Das brachte der Aufführung eine dichte Atmosphäre. Ohne
dabei jedoch in unnötige Hektik oder Betriebsamkeit zu verfallen.
Am Ende einer kurzweiligen und gelungenen Aufführung gab es viel
Applaus für die Schauspieler. Völlig zu Recht.
Fränkische Nachrichten/mar
Ein straffes Regiekonzept, das stimmige Ambiente und die schauspielerischen
Leistungen des Ensembles sorgten für einen gelungenen Abschluss
der Bad Saulgauer Theatersaison. Filme als Theaterstücke zu inszenieren,
birgt immer das Risiko der Verflachung und des Verlustes an Intensität.
Nicht so bei der Inszenierung von Luisa Brandsdörfer. Die Regisseurin
setzte eigenständige Akzente und charakterisierte die handelnden
Personen nachdrücklich in Einzelszenen, überdies hatte sie
ein zügiges Spieltempo vorgegeben - ohne die beliebte Halbzeitpause.
Dieses Konzept wurde möglich durch eine ausgeklügelte Bühnenaufteilung.?Zu
Beginn der Aufführung schallte der Ohrwurm "Ich tanze mit
Dir in den Himmel hinein", aus dem Lautsprecher, unterbrochen
von Granateneinschlägen und Sirenengeheul. Ein Hochzeitspaar,
der Bräutigam Hermann Braun in Soldatenuniform und die junge
Braut Maria mit Spitzenschleierchen auf dem Kopf, stand mit dem Rücken
zum Publikum und tauschte die Ringe im Bombenhagel.

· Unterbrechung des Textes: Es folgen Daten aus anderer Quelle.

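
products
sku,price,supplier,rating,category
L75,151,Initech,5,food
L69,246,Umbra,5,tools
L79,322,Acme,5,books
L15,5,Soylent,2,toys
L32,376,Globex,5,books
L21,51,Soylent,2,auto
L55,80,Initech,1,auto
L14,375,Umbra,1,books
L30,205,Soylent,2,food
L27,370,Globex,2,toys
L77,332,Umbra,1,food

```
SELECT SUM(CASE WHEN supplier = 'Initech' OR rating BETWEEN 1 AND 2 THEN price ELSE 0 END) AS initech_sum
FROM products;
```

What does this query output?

1569

sku=L75: ✓ → 151
sku=L69: ✗
sku=L79: ✗
sku=L15: ✓ → 5
sku=L32: ✗
sku=L21: ✓ → 51
sku=L55: ✓ → 80
sku=L14: ✓ → 375
sku=L30: ✓ → 205
sku=L27: ✓ → 370
sku=L77: ✓ → 332
initech_sum = 151 + 5 + 51 + 80 + 375 + 205 + 370 + 332 = 1569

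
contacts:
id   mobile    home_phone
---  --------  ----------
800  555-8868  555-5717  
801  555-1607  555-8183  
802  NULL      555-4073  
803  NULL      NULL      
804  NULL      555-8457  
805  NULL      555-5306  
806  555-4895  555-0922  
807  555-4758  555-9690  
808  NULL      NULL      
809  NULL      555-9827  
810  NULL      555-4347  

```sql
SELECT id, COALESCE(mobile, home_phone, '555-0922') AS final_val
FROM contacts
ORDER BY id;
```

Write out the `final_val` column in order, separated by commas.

555-8868, 555-1607, 555-4073, 555-0922, 555-8457, 555-5306, 555-4895, 555-4758, 555-0922, 555-9827, 555-4347

id=800: mobile=555-8868 → 555-8868
id=801: mobile=555-1607 → 555-1607
id=802: mobile=NULL, home_phone=555-4073 → 555-4073
id=803: mobile=NULL, home_phone=NULL, → literal 555-0922 → 555-0922
id=804: mobile=NULL, home_phone=555-8457 → 555-8457
id=805: mobile=NULL, home_phone=555-5306 → 555-5306
id=806: mobile=555-4895 → 555-4895
id=807: mobile=555-4758 → 555-4758
id=808: mobile=NULL, home_phone=NULL, → literal 555-0922 → 555-0922
id=809: mobile=NULL, home_phone=555-9827 → 555-9827
id=810: mobile=NULL, home_phone=555-4347 → 555-4347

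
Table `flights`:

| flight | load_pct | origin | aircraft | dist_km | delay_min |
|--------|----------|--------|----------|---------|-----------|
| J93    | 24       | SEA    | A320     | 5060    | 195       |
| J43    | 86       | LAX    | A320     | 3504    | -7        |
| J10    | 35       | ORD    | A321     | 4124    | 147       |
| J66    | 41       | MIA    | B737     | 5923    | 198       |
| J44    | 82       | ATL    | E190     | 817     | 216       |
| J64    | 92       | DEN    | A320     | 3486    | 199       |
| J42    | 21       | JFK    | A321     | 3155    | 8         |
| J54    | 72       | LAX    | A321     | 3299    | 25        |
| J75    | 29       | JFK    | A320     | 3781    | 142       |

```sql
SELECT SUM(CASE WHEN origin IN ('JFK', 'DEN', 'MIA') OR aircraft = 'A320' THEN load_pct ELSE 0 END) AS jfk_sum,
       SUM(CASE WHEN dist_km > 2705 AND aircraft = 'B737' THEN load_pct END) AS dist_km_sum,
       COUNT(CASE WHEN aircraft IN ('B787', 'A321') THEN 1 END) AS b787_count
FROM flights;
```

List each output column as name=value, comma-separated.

[jfk_sum: origin IN ('JFK', 'DEN', 'MIA') OR aircraft = 'A320']
flight=J93: ✓ → 24
flight=J43: ✓ → 86
flight=J10: ✗
flight=J66: ✓ → 41
flight=J44: ✗
flight=J64: ✓ → 92
flight=J42: ✓ → 21
flight=J54: ✗
flight=J75: ✓ → 29
jfk_sum = 24 + 86 + 41 + 92 + 21 + 29 = 293
—
[dist_km_sum: dist_km > 2705 AND aircraft = 'B737']
flight=J93: ✗
flight=J43: ✗
flight=J10: ✗
flight=J66: ✓ → 41
flight=J44: ✗
flight=J64: ✗
flight=J42: ✗
flight=J54: ✗
flight=J75: ✗
dist_km_sum = 41
—
[b787_count: aircraft IN ('B787', 'A321')]
flight=J93: ✗
flight=J43: ✗
flight=J10: ✓ → 1
flight=J66: ✗
flight=J44: ✗
flight=J64: ✗
flight=J42: ✓ → 1
flight=J54: ✓ → 1
flight=J75: ✗
b787_count = COUNT(1, 1, 1) = 3

jfk_sum=293, dist_km_sum=41, b787_count=3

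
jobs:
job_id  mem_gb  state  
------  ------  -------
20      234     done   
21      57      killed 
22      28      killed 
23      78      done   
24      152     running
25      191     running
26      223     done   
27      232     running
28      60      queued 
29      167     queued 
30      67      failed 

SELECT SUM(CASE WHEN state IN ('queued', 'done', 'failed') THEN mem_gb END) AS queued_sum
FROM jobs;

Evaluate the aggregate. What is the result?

job_id=20: ✓ → 234
job_id=21: ✗
job_id=22: ✗
job_id=23: ✓ → 78
job_id=24: ✗
job_id=25: ✗
job_id=26: ✓ → 223
job_id=27: ✗
job_id=28: ✓ → 60
job_id=29: ✓ → 167
job_id=30: ✓ → 67
queued_sum = 234 + 78 + 223 + 60 + 167 + 67 = 829

829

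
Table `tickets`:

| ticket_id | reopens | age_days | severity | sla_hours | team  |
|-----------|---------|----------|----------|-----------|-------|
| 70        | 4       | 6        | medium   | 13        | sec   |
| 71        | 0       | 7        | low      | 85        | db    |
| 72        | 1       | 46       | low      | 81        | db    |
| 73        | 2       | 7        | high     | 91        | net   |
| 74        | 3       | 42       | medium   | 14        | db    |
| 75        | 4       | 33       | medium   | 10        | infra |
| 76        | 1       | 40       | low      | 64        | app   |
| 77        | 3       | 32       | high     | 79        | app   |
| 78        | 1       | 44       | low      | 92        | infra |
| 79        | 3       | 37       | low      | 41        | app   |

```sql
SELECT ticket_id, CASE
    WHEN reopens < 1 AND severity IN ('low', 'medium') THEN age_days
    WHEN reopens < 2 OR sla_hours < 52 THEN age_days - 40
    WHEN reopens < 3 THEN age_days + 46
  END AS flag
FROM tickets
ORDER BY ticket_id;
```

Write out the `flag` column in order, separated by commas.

-34, 7, 6, 53, 2, -7, 0, NULL, 4, -3

ticket_id=70: reopens < 2 OR sla_hours < 52 → -34
ticket_id=71: reopens < 1 AND severity IN ('low', 'medium') → 7
ticket_id=72: reopens < 2 OR sla_hours < 52 → 6
ticket_id=73: reopens < 3 → 53
ticket_id=74: reopens < 2 OR sla_hours < 52 → 2
ticket_id=75: reopens < 2 OR sla_hours < 52 → -7
ticket_id=76: reopens < 2 OR sla_hours < 52 → 0
ticket_id=77: (no match → NULL) → NULL
ticket_id=78: reopens < 2 OR sla_hours < 52 → 4
ticket_id=79: reopens < 2 OR sla_hours < 52 → -3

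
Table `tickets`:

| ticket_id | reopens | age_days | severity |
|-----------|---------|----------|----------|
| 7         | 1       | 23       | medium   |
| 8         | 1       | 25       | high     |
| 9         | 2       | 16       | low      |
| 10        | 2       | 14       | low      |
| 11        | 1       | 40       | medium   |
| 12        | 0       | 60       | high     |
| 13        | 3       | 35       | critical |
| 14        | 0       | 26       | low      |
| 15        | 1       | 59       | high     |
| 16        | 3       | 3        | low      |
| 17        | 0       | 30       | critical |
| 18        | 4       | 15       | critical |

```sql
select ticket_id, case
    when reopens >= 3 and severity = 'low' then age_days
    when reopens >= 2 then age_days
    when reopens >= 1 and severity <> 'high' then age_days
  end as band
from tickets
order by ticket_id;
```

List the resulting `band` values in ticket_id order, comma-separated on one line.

ticket_id=7: reopens >= 1 and severity <> 'high' → 23
ticket_id=8: (no match → NULL) → NULL
ticket_id=9: reopens >= 2 → 16
ticket_id=10: reopens >= 2 → 14
ticket_id=11: reopens >= 1 and severity <> 'high' → 40
ticket_id=12: (no match → NULL) → NULL
ticket_id=13: reopens >= 2 → 35
ticket_id=14: (no match → NULL) → NULL
ticket_id=15: (no match → NULL) → NULL
ticket_id=16: reopens >= 3 and severity = 'low' → 3
ticket_id=17: (no match → NULL) → NULL
ticket_id=18: reopens >= 2 → 15

23, NULL, 16, 14, 40, NULL, 35, NULL, NULL, 3, NULL, 15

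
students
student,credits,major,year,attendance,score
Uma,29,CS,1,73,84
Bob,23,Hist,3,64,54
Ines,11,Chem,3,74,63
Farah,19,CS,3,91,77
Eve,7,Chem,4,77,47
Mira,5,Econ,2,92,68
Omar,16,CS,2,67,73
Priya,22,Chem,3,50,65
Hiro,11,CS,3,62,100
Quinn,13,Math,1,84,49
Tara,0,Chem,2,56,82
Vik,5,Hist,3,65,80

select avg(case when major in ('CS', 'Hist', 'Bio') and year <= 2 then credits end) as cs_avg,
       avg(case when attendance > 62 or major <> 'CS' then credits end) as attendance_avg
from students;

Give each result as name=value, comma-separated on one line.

cs_avg=22.5, attendance_avg=13.6363636364

[cs_avg: major in ('CS', 'Hist', 'Bio') and year <= 2]
student=Uma: ✓ → 29
student=Bob: ✗
student=Ines: ✗
student=Farah: ✗
student=Eve: ✗
student=Mira: ✗
student=Omar: ✓ → 16
student=Priya: ✗
student=Hiro: ✗
student=Quinn: ✗
student=Tara: ✗
student=Vik: ✗
cs_avg = (29 + 16) / 2 = 22.5
—
[attendance_avg: attendance > 62 or major <> 'CS']
student=Uma: ✓ → 29
student=Bob: ✓ → 23
student=Ines: ✓ → 11
student=Farah: ✓ → 19
student=Eve: ✓ → 7
student=Mira: ✓ → 5
student=Omar: ✓ → 16
student=Priya: ✓ → 22
student=Hiro: ✗
student=Quinn: ✓ → 13
student=Tara: ✓ → 0
student=Vik: ✓ → 5
attendance_avg = (29 + 23 + 11 + 19 + 7 + 5 + 16 + 22 + 13 + 0 + 5) / 11 = 13.6363636364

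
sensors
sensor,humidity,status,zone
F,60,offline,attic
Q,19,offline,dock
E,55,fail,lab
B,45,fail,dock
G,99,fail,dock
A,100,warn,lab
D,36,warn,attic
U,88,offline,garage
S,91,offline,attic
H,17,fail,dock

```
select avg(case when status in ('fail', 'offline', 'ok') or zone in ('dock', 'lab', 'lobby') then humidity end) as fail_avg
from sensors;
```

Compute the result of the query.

sensor=F: ✓ → 60
sensor=Q: ✓ → 19
sensor=E: ✓ → 55
sensor=B: ✓ → 45
sensor=G: ✓ → 99
sensor=A: ✓ → 100
sensor=D: ✗
sensor=U: ✓ → 88
sensor=S: ✓ → 91
sensor=H: ✓ → 17
fail_avg = (60 + 19 + 55 + 45 + 99 + 100 + 88 + 91 + 17) / 9 = 63.7777777778

63.7777777778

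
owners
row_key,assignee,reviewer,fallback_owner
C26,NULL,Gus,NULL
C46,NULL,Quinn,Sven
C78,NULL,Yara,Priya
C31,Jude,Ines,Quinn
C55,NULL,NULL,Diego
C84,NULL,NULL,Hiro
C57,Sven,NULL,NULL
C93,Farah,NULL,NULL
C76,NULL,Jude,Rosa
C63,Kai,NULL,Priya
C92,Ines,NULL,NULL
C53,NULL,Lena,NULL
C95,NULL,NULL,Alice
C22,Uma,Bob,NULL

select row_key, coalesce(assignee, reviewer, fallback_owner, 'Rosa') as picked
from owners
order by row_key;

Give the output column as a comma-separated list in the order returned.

row_key=C22: assignee=Uma → Uma
row_key=C26: assignee=NULL, reviewer=Gus → Gus
row_key=C31: assignee=Jude → Jude
row_key=C46: assignee=NULL, reviewer=Quinn → Quinn
row_key=C53: assignee=NULL, reviewer=Lena → Lena
row_key=C55: assignee=NULL, reviewer=NULL, fallback_owner=Diego → Diego
row_key=C57: assignee=Sven → Sven
row_key=C63: assignee=Kai → Kai
row_key=C76: assignee=NULL, reviewer=Jude → Jude
row_key=C78: assignee=NULL, reviewer=Yara → Yara
row_key=C84: assignee=NULL, reviewer=NULL, fallback_owner=Hiro → Hiro
row_key=C92: assignee=Ines → Ines
row_key=C93: assignee=Farah → Farah
row_key=C95: assignee=NULL, reviewer=NULL, fallback_owner=Alice → Alice

Uma, Gus, Jude, Quinn, Lena, Diego, Sven, Kai, Jude, Yara, Hiro, Ines, Farah, Alice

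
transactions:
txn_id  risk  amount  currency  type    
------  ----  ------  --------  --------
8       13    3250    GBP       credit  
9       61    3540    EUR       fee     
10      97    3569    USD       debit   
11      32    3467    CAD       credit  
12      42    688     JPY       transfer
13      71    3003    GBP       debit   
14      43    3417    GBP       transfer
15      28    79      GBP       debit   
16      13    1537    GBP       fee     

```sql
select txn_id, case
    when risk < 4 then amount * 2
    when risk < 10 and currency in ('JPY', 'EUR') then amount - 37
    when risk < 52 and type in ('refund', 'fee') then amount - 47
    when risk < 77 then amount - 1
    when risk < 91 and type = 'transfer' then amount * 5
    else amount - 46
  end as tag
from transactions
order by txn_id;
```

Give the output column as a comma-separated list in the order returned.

txn_id=8: risk < 77 → 3249
txn_id=9: risk < 77 → 3539
txn_id=10: ELSE → 3523
txn_id=11: risk < 77 → 3466
txn_id=12: risk < 77 → 687
txn_id=13: risk < 77 → 3002
txn_id=14: risk < 77 → 3416
txn_id=15: risk < 77 → 78
txn_id=16: risk < 52 and type in ('refund', 'fee') → 1490

3249, 3539, 3523, 3466, 687, 3002, 3416, 78, 1490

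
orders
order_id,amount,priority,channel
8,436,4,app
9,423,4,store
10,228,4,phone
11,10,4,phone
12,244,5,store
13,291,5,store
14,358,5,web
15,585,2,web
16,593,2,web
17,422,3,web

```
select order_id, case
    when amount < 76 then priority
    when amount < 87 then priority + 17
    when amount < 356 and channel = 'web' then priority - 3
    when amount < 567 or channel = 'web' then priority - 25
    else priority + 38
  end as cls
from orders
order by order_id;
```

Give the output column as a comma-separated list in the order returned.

order_id=8: amount < 567 or channel = 'web' → -21
order_id=9: amount < 567 or channel = 'web' → -21
order_id=10: amount < 567 or channel = 'web' → -21
order_id=11: amount < 76 → 4
order_id=12: amount < 567 or channel = 'web' → -20
order_id=13: amount < 567 or channel = 'web' → -20
order_id=14: amount < 567 or channel = 'web' → -20
order_id=15: amount < 567 or channel = 'web' → -23
order_id=16: amount < 567 or channel = 'web' → -23
order_id=17: amount < 567 or channel = 'web' → -22

-21, -21, -21, 4, -20, -20, -20, -23, -23, -22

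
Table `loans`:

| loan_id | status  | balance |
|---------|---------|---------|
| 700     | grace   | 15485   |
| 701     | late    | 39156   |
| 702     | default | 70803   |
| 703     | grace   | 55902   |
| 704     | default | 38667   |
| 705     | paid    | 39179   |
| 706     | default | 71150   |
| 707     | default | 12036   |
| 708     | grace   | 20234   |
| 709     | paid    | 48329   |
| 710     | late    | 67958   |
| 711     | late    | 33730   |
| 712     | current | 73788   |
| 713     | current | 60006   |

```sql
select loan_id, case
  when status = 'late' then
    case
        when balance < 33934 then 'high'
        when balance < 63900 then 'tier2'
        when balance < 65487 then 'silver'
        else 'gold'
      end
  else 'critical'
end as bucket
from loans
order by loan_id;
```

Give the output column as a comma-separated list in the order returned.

critical, tier2, critical, critical, critical, critical, critical, critical, critical, critical, gold, high, critical, critical

loan_id=700: status='grace' → outer ELSE → critical
loan_id=701: status='late' → inner[balance < 63900] → tier2
loan_id=702: status='default' → outer ELSE → critical
loan_id=703: status='grace' → outer ELSE → critical
loan_id=704: status='default' → outer ELSE → critical
loan_id=705: status='paid' → outer ELSE → critical
loan_id=706: status='default' → outer ELSE → critical
loan_id=707: status='default' → outer ELSE → critical
loan_id=708: status='grace' → outer ELSE → critical
loan_id=709: status='paid' → outer ELSE → critical
loan_id=710: status='late' → inner[ELSE] → gold
loan_id=711: status='late' → inner[balance < 33934] → high
loan_id=712: status='current' → outer ELSE → critical
loan_id=713: status='current' → outer ELSE → critical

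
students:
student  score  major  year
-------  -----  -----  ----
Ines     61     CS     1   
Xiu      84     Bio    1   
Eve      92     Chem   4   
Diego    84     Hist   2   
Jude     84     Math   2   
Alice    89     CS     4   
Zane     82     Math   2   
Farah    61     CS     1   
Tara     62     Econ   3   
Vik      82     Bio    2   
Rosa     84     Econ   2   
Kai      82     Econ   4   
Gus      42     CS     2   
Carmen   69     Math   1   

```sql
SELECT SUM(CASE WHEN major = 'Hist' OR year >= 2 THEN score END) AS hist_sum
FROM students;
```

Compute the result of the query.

783

student=Ines: ✗
student=Xiu: ✗
student=Eve: ✓ → 92
student=Diego: ✓ → 84
student=Jude: ✓ → 84
student=Alice: ✓ → 89
student=Zane: ✓ → 82
student=Farah: ✗
student=Tara: ✓ → 62
student=Vik: ✓ → 82
student=Rosa: ✓ → 84
student=Kai: ✓ → 82
student=Gus: ✓ → 42
student=Carmen: ✗
hist_sum = 92 + 84 + 84 + 89 + 82 + 62 + 82 + 84 + 82 + 42 = 783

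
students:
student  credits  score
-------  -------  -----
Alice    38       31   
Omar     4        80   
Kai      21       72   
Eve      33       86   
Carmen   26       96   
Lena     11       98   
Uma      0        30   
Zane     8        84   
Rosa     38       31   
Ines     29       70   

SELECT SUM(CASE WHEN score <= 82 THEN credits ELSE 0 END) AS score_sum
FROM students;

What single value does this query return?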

Die folgenden Szenen boten Schlaglichter aus einem Deutschland kurz
nach Kriegsende: Marias und Freundin Bettys verzweifeltes Warten auf
die vermissten Ehemänner, den florierenden Schwarzhandel und
die Suche nach Arbeit. Weil Hermann Braun verschollen und tot geglaubt
war, verdiente Maria ihren Lebensunterhalt in einer Bar und ließ
sich auf ein Techtelmechtel mit dem schwarzen amerikanischen Besatzungssoldaten
Bill ein (sehr sympathisch: Nikolaus Szentmiklosi). Braun (Friedolin
Richter) indessen hatte überlebt und erwischte seine Frau mit
dem Amerikaner beim intimen Tête-à-Tête. Weil sie
ihrer großen Liebe Hermann im Herzen die Treue gehalten hatte
und nichts sehnlicher wünschte, als mit ihm zusammen zu leben,
erschlug Maria den amerikanischen Liebhaber.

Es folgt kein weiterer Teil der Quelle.